Four large industries - computer makers, consumer-electronics companies, telecommunications providers and entertainment creatorswill feel the shock waves of rapidly developing change in the way the world consumes home entertainment. Telco's are making bold moves, ranging from multibillion-dollar projects to compete with their cable rivals in video distribution, to a flurry of mergers with cellular and long-distance outfits. Both cable and phone companies now offer a "triple play" - phone, video and broadband 'Net access - bundled into a single bill. Add wireless, and you have a quadruple play. Ultimately, consumers will reap the rewards of digital convergence, the ability to gain access to any type of media - music, movies, photographs, television - at the push of a button. Today, for the average cable or satellite TV subscriber, the set-top box provides access to, well, just TV. ISP's may begin to provide add-on services, such as higher speed movie downloads, or enhanced online gaming, for additional fees paid by consumer.As subscribers increase their use of latency sensitive and graphic rich traffic, broadband and cable providers could give network precedence to their own revenue-generating services. I earlier wrote that unless VoIP players pay fees to the network provider, there is no reason the operator should not make the service a lower priority on the network.Network neutrality is the answer but enforcing this may be fraught with difficulties – Broadband and cable players are beginning to offer several services and may claim that their configurations may be optimized for this which by the way also has this tagging built –in.
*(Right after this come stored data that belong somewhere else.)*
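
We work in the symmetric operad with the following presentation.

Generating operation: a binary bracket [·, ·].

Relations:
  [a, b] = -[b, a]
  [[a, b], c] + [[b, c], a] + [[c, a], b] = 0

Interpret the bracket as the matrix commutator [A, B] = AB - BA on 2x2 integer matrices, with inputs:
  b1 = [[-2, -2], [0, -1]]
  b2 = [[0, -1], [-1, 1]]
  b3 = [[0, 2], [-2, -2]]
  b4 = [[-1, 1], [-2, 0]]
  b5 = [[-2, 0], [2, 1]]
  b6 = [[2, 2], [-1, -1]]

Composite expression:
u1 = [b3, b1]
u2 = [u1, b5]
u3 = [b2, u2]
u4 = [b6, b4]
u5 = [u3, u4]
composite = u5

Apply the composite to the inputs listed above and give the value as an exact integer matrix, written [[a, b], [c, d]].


[[-104, -172], [116, 104]]

[b3, b1] = [[-4, -2], [2, 4]]
[[b3, b1], b5] = [[-4, -6], [10, 4]]
[b2, [[b3, b1], b5]] = [[-16, -2], [18, 16]]
[b6, b4] = [[-3, 5], [7, 3]]
[[b2, [[b3, b1], b5]], [b6, b4]] = [[-104, -172], [116, 104]]


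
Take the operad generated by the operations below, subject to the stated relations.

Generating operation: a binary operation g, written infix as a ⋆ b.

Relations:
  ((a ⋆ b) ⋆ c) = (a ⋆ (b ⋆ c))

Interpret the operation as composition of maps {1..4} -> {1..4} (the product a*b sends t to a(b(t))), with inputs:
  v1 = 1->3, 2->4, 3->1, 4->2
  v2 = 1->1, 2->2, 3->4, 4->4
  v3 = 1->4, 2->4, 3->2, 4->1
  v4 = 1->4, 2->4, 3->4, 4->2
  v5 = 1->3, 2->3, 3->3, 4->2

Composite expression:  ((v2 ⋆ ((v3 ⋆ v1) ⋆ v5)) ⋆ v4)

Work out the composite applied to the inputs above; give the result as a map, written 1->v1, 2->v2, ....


1->1, 2->1, 3->1, 4->4

(v3 ⋆ v1) = 1->2, 2->1, 3->4, 4->4
((v3 ⋆ v1) ⋆ v5) = 1->4, 2->4, 3->4, 4->1
(v2 ⋆ ((v3 ⋆ v1) ⋆ v5)) = 1->4, 2->4, 3->4, 4->1
((v2 ⋆ ((v3 ⋆ v1) ⋆ v5)) ⋆ v4) = 1->1, 2->1, 3->1, 4->4


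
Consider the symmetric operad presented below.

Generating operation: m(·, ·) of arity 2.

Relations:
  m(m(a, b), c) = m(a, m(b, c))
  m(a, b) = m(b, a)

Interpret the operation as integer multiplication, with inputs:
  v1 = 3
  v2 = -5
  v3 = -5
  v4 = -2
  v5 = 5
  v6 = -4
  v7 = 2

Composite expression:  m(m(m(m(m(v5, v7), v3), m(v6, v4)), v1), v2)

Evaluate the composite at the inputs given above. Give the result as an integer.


6000

m(v5, v7) = 10
m(m(v5, v7), v3) = -50
m(v6, v4) = 8
m(m(m(v5, v7), v3), m(v6, v4)) = -400
m(m(m(m(v5, v7), v3), m(v6, v4)), v1) = -1200
m(m(m(m(m(v5, v7), v3), m(v6, v4)), v1), v2) = 6000


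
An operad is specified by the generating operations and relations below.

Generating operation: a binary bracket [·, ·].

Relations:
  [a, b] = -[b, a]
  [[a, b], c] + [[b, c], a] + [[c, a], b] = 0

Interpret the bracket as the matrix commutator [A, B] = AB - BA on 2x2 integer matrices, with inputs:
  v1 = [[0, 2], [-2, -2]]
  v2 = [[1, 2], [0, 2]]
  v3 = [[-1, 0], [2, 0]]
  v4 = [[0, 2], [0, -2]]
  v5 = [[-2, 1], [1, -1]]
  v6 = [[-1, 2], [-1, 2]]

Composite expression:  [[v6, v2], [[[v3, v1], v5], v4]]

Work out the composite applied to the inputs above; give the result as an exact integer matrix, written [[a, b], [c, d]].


[[-52, -80], [-72, 52]]

[v6, v2] = [[2, -4], [1, -2]]
[v3, v1] = [[-4, -2], [2, 4]]
[[v3, v1], v5] = [[-4, -10], [6, 4]]
[[[v3, v1], v5], v4] = [[-12, 4], [12, 12]]
[[v6, v2], [[[v3, v1], v5], v4]] = [[-52, -80], [-72, 52]]


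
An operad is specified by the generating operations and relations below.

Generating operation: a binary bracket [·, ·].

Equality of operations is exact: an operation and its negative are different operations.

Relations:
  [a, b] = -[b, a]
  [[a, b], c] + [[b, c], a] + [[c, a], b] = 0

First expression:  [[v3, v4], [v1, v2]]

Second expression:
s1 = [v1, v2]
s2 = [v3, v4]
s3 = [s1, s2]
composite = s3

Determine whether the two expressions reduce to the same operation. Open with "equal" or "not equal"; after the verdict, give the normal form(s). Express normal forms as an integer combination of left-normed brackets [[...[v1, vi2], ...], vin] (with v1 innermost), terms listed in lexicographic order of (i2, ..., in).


not equal — first -[[[v1, v2], v3], v4] + [[[v1, v2], v4], v3], second [[[v1, v2], v3], v4] - [[[v1, v2], v4], v3]

Reducing the first expression gives -[[[v1, v2], v3], v4] + [[[v1, v2], v4], v3]
Reducing the second expression gives [[[v1, v2], v3], v4] - [[[v1, v2], v4], v3]
No match — not equal.


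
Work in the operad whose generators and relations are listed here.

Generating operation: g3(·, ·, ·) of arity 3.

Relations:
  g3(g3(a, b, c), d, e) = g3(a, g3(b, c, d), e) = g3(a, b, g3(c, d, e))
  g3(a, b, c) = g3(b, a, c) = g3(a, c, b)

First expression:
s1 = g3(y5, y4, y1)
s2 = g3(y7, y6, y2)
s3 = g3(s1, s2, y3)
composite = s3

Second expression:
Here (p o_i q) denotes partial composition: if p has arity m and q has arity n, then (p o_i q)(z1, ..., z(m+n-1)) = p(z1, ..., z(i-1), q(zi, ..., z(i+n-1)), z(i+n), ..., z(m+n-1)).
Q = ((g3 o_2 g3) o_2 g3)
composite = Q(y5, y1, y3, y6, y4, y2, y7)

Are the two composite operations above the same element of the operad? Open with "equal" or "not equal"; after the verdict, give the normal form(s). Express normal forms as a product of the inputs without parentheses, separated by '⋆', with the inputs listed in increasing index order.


The first expression reduces to y1 ⋆ y2 ⋆ y3 ⋆ y4 ⋆ y5 ⋆ y6 ⋆ y7
The second expression reduces to y1 ⋆ y2 ⋆ y3 ⋆ y4 ⋆ y5 ⋆ y6 ⋆ y7
Same normal form: equal.

equal — both sides give y1 ⋆ y2 ⋆ y3 ⋆ y4 ⋆ y5 ⋆ y6 ⋆ y7


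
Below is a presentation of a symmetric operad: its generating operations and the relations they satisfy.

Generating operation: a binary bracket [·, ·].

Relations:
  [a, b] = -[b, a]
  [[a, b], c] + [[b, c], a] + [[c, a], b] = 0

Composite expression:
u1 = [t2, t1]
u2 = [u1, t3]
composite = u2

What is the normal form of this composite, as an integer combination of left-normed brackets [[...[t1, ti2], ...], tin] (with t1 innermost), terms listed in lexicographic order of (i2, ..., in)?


In the tensor algebra, words opening t1 carry the t1-anchored form.
Composite bracket: [[t2, t1], t3]
Applying ab - ba throughout gives 4 signed words (2^2 = 4).
The t1-initial words carry the normal form:
  sign of t1t2t3 is -1, so it contributes -[[t1, t2], t3]

-[[t1, t2], t3]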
The online majors have raised the issue of preferential treatment - This non-discrimination principle works by recognizing a distinction between local network restrictions, which are generally allowable, and inter-network restrictions,which should be viewed as suspect - More on this topic can be found here. The issue looks tricky with logic and reason telling that telecom and cable players may prevail but history tells that innovators and swift players move fastly and more cleverly and establish themselves.